Alios Finance est l’un des principaux acteurs du crédit-bail en Afrique centrale. Sa filiale camerounaise se distingue par une croissance continue et une clientèle diversifiée, faisant d’elle un pilier de l’économie camerounaise. Alios Finance Gabon, de son côté, a su s’adapter aux besoins du marché local en consolidant sa position.
La Commission de la CEMAC joue un rôle central dans la régulation des fusions et acquisitions au sein de sa zone économique. Elle a pour mission d’évaluer l’impact de ce rachat sur la concurrence, afin d’éviter une concentration excessive du marché, qui pourrait limiter les choix des consommateurs et faire grimper les prix.
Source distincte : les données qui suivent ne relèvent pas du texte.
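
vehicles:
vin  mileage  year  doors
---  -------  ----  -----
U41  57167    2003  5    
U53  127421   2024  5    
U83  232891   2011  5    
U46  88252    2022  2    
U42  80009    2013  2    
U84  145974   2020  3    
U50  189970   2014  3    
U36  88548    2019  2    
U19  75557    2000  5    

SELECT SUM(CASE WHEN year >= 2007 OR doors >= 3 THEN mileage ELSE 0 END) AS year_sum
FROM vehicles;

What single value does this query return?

vin=U41: ✓ → 57167
vin=U53: ✓ → 127421
vin=U83: ✓ → 232891
vin=U46: ✓ → 88252
vin=U42: ✓ → 80009
vin=U84: ✓ → 145974
vin=U50: ✓ → 189970
vin=U36: ✓ → 88548
vin=U19: ✓ → 75557
year_sum = 57167 + 127421 + 232891 + 88252 + 80009 + 145974 + 189970 + 88548 + 75557 = 1085789

1085789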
Voir aussi : Serge BILÉ, PDG de la SIBM : « Nous sommes un partenaire de confiance dans le BTP »
L’acquisition d’Alios Finance par Crédit d’Afrique pourrait modifier la dynamique du marché en créant des obstacles à l’entrée pour d’autres acteurs financiers. La CEMAC se penche sur plusieurs facteurs, notamment la nouvelle structure de marché et l’impact sur les prix et la qualité des services financiers.
Un risque de monopole pourrait découler de cette transaction, ce qui justifie une surveillance continue post-acquisition par la CEMAC. Pour atténuer ce risque, Crédit d’Afrique Group pourrait être amené à prendre des engagements, notamment en matière de maintien de la concurrence sur les prix et les services offerts.
Cette acquisition marque une étape importante dans l’évolution du secteur financier en Afrique centrale, avec un examen rigoureux pour garantir un marché sain et compétitif. Le rôle de la Commission sera crucial pour prévenir tout risque de domination excessive d’un seul acteur dans le secteur.